PDB dan Ilusi Tentang Kesejahteraan

Ridho Haga Pratama
6 min readAug 16, 2017

Pemerintah kerapkali dituding berbohong. Dalam sebuah pidato tahunannya, presiden selalu berbangga dengan keberhasilannya memajukan perekonomian negara dengan pertumbuhan Produk Domestik Bruto (PDB) sekian persen, meningkatkan pendapatan per kapita sekian persen dan lain-lain. Namun sepertinya bertahun-tahun pidato tentang keberhasilan ini disampaikan, bahkan setelah berganti kabinet yang berbeda sekalipun, ia selalu senjang dengan apa yang kita lihat sehari-hari. Angka-angka indikator kemajuan ekonomi yang dibawakan pemerintah seakan-akan tak merepresentasikan kemajuan itu sendiri.

Berbagai analisis dan hipotesa pun bertebaran dengan banyak ragam. Ada yang mengatakan bahwa ini adalah manipulasi statistik oleh pemerintah. Sementara lainnya berpendapat, ini adalah bias yang diakibatkan oleh kemalasan pekerja lapangan Badan Pusat Statistik (BPS) yang beberapa sempat terlihat mengisi sendiri kuesioner miliknya. Dengan dua alasan tersebut, persoalan bias statistik ini akan segera berlanjut menjadi pembahasan tentang etika dan moral manusia.

Terlepas dari tuduhan tersebut benar atau salah, sementara untuk menghindari perdebatan tentang moral dan etika manusia yang cukup menjemukan, mari kita dengar pendapat lain yang lumayan menarik. Pendapat lain ini menyampaikan bahwa pemerintah boleh jadi tidak berbohong, tidak pula ia memanipulasi data. Jikapun ada penyebab mengapa peningkatan PDB sama sekali tak mengurangi jumlah pengemis di emper toko, itu adalah karena permasalahan pada formula PDB itu sendiri sebagai ukuran kemajuan. Artinya permasalahan tidak berasal karena human error dalam proses pengukuran seperti dua pendapat pertama, kesalahan terdapat pada apa yang diukur, yaitu kemajuan ekonomi nasional oleh PDB.

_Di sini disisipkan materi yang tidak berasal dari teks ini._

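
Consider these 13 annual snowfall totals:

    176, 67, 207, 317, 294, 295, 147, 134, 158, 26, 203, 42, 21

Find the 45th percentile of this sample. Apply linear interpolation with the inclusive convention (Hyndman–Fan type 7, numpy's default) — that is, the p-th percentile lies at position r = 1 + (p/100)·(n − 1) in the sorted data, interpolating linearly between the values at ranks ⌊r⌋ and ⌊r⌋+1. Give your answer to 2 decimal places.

Sorted: 21, 26, 42, 67, 134, 147, 158, 176, 203, 207, 294, 295, 317.
n = 13.
r = 1 + (45/100)·(13 − 1) = 1 + 5.4 = 6.4.
Rank 6 is 147 and rank 7 is 158.
Interpolate: 147 + 0.4·(158 − 147) = 147 + 0.4·11 = 151.4.

151.40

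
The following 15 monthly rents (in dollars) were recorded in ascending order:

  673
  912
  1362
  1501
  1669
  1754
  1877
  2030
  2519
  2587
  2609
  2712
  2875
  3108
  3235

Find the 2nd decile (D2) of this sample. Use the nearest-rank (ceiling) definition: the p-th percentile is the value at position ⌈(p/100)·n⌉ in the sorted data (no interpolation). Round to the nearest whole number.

n = 15.
Position = ⌈20/100 · 15⌉ = ⌈3⌉ = 3.
The value at rank 3 is 1362.

1362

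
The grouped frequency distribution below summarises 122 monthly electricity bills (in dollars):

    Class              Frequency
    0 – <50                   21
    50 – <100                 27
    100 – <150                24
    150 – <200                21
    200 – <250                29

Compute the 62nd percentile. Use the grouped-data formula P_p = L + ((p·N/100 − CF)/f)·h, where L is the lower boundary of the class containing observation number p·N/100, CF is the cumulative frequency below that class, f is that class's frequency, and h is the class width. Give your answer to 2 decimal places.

N = 122; target position k = 62/100 · 122 = 75.64.
Cumulative frequencies: 21, 48, 72, 93, 122.
Observation 75.64 falls in the class 150 – <200.
L = 150, CF = 72, f = 21, h = 50.
P62 = 150 + ((75.64 − 72)/21)·50 = 150 + 8.66667 = 158.667.

158.67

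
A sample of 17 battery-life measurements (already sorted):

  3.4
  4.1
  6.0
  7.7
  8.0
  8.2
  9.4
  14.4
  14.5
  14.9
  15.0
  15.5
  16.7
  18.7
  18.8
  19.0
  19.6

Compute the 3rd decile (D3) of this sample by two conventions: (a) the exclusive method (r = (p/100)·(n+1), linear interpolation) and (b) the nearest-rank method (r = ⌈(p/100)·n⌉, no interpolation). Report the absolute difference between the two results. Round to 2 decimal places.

n = 17.
(a) r = 5.4; between ranks 5 (8.0) and 6 (8.2): 8.08.
(b) the nearest-rank method: rank 6 → 8.2.
|8.08 − 8.2| = 0.12.

0.12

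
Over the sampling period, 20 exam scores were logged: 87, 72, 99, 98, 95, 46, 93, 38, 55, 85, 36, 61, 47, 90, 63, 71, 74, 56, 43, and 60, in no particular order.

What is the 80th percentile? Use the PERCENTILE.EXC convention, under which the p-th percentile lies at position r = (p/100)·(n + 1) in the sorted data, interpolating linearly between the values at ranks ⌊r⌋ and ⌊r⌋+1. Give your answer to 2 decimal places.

Sorted: 36, 38, 43, 46, 47, 55, 56, 60, 61, 63, 71, 72, 74, 85, 87, 90, 93, 95, 98, 99.
n = 20.
r = (80/100)·(20 + 1) = 16.8.
Rank 16 is 90 and rank 17 is 93.
Interpolate: 90 + 0.8·(93 − 90) = 90 + 0.8·3 = 92.4.

92.40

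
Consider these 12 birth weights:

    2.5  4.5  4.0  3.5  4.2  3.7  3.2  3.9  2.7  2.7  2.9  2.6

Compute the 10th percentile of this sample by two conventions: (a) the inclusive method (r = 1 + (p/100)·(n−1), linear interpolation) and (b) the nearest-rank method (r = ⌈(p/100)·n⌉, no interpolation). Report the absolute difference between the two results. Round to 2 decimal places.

0.01

Sorted: 2.5, 2.6, 2.7, 2.7, 2.9, 3.2, 3.5, 3.7, 3.9, 4.0, 4.2, 4.5.
n = 12.
(a) r = 2.1; between ranks 2 (2.6) and 3 (2.7): 2.61.
(b) the nearest-rank method: rank 2 → 2.6.
|2.61 − 2.6| = 0.01.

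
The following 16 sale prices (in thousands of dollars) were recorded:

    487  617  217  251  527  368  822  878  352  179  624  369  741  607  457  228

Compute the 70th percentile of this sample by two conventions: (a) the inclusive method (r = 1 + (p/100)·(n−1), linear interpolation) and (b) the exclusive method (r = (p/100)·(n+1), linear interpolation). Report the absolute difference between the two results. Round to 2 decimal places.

4.00

Sorted: 179, 217, 228, 251, 352, 368, 369, 457, 487, 527, 607, 617, 624, 741, 822, 878.
n = 16.
(a) r = 11.5; between ranks 11 (607) and 12 (617): 612.
(b) r = 11.9; between ranks 11 (607) and 12 (617): 616.
|612 − 616| = 4.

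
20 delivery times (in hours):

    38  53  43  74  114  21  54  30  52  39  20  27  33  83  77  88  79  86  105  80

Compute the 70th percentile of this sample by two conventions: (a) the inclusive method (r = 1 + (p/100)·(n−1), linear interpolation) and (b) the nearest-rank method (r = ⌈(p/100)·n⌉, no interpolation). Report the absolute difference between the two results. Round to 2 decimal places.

0.30

Sorted: 20, 21, 27, 30, 33, 38, 39, 43, 52, 53, 54, 74, 77, 79, 80, 83, 86, 88, 105, 114.
n = 20.
(a) r = 14.3; between ranks 14 (79) and 15 (80): 79.3.
(b) the nearest-rank method: rank 14 → 79.
|79.3 − 79| = 0.3.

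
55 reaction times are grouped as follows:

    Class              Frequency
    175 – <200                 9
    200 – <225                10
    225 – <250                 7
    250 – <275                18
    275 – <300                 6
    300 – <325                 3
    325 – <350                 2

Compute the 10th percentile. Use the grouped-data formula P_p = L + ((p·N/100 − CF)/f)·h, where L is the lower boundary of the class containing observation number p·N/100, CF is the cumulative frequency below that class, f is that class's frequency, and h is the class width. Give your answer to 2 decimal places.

N = 55; target position k = 10/100 · 55 = 5.5.
Cumulative frequencies: 9, 19, 26, 44, 50, 53, 55.
Observation 5.5 falls in the class 175 – <200.
L = 175, CF = 0, f = 9, h = 25.
P10 = 175 + ((5.5 − 0)/9)·25 = 175 + 15.2778 = 190.278.

190.28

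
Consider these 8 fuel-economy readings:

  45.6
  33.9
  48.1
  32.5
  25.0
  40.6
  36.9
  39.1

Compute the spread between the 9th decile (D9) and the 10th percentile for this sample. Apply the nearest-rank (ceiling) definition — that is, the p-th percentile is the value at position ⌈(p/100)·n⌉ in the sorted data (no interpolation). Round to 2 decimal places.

Sorted: 25.0, 32.5, 33.9, 36.9, 39.1, 40.6, 45.6, 48.1.
n = 8.
P10: rank ⌈10/100·8⌉ = 1 → 25.
P90: rank ⌈90/100·8⌉ = 8 → 48.1.
Difference: 48.1 − 25 = 23.1.

23.10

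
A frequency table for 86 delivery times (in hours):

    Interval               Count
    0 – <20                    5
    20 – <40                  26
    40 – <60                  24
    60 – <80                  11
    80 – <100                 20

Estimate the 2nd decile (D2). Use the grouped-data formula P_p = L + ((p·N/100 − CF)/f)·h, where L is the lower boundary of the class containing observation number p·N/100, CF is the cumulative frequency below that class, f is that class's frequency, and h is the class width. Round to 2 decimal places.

29.38

N = 86; target position k = 20/100 · 86 = 17.2.
Cumulative frequencies: 5, 31, 55, 66, 86.
Observation 17.2 falls in the class 20 – <40.
L = 20, CF = 5, f = 26, h = 20.
P20 = 20 + ((17.2 − 5)/26)·20 = 20 + 9.38462 = 29.3846.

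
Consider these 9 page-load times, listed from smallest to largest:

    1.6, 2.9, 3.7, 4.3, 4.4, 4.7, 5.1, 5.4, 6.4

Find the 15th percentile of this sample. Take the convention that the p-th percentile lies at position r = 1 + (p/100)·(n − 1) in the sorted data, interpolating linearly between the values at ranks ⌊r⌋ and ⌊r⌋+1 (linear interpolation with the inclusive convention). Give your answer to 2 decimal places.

3.06

n = 9.
r = 1 + (15/100)·(9 − 1) = 1 + 1.2 = 2.2.
Rank 2 is 2.9 and rank 3 is 3.7.
Interpolate: 2.9 + 0.2·(3.7 − 2.9) = 2.9 + 0.2·0.8 = 3.06.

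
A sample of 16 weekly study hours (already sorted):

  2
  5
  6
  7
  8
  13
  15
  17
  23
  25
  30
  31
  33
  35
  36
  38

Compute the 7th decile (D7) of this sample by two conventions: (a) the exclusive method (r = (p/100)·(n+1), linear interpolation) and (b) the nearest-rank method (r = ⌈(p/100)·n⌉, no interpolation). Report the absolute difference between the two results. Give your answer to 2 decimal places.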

Steve Landefeld, seorang ekonom pemerintah Amerika Serikat (AS) sama sekali tak pernah menyamaartikan PDB sebagai kemajuan nasional. Baginya PDB adalah PDB, tak lebih. PDB hanyalah total keseluruhan output suatu negara yang isinya di antaranya hasil produksi pabrik, belanja konstruktif, panen petani, dan lain-lain yang diukur di AS dengan satuan ukuran tunggal Dolar. Permasalahan akan mulai muncul jika oleh pemerintah, PDB ini dipolitisasi dan dijadikan ukuran keberhasilan kebijakan penyejahteraan rakyat. Landefeld seakan berusaha mengatakan bahwa PDB dijadikan indikator kemajuan negara bukan atas kehendak ekonom dan ahli statistik, fenomena ini hanyalah dampak dari pergumulan politik.

Ukuran dan Kebijakan

Meski begitupun, keberadaan PDB ini pun adalah untuk dijadikan salah satu bahan pertimbangan pemerintah merumuskan kebijakan publik. Dan kritik terhadap penyalahgunaan para politisi terhadap PDB sama sekali tak mengubah fakta tersebut. Karenanya masalah yang ditimbulkan PDB tidak hanya soal representatif atau tidaknya ia sebagai ukuran kemajuan ekonomi nasional, tapi juga tiap keterbatasan PDB tersebut berpotensi memberi peta yang salah atau tidak lengkap bagi pemerintah dalam merumuskan kebijakan publik.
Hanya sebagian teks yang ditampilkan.